By the same token, many very basic diagnostic-style copy systems use a unidimensional scale, which asks respondents to simply indicate how likely they are to buy the brand after seeing the advertisement. For consumers with the brand already in their portfolio, intention levels are high and greater insight into the effect of the advertisement on brand purchase intentions cannot be derived with this measure.
In order to provide greater insight into this complex persuasion dynamic missing from standard persuasion measures, Gallup & Robinson developed Advanced Persuasion, a multi-dimensional metric grounded in engagement theory. Advanced Persuasion incorporates the entire persuasion dynamic, investigating ad effect among both consumers who already include the brand in their portfolio as well as those persuaded to the brand for the first time. Research has shown that standard persuasion measures can miss as much as 82% of the persuasive effect of an ad by failing to consider consumers with the brand already in their portfolios. These are the consumers standard persuasion measures fail to investigate and for many established brands, they represent the foundation of brand profitability, returning to the brand again and again.

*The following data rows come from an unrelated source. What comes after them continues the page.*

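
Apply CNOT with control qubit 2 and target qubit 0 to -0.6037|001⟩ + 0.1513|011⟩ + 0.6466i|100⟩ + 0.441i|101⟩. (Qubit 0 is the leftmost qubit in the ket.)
0.441i|001⟩ + 0.6466i|100⟩ - 0.6037|101⟩ + 0.1513|111⟩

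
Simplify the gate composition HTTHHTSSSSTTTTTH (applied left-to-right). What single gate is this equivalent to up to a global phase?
I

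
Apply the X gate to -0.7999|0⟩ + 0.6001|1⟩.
0.6001|0⟩ - 0.7999|1⟩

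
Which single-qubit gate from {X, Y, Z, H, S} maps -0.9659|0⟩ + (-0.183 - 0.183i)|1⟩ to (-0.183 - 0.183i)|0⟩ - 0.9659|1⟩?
X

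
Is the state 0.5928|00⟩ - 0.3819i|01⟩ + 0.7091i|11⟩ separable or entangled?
Entangled

Writing the state as a|00⟩ + b|01⟩ + c|10⟩ + d|11⟩, it is a product state iff ad − bc = 0.
Here (a, b, c, d) = (0.5928, -0.3819i, 0, 0.7091i): ad − bc = (0.5928)(0.7091i) − (-0.3819i)(0) = 0.4204i ≠ 0, so the state is entangled.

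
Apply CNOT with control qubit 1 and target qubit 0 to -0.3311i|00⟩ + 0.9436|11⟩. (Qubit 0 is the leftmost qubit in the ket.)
-0.3311i|00⟩ + 0.9436|01⟩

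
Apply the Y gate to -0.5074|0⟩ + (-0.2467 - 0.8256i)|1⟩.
(-0.8256 + 0.2467i)|0⟩ - 0.5074i|1⟩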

Moreover, these consumers may be influenced by an ad along any of a number of dimensions, consequently Advanced Persuasion incorporates multiple measures in order to capture changes in consumer attitudes toward the brand along a number of key fronts where response has proven to be both sensitive to ad messaging and indicative of subsequent purchasing.
For those brands whose advertising needs to be about more than breakthrough, buzz, and liking, Advanced Persuasion provides an important new measurement option that will help lead to better, more informed advertising copy decisions.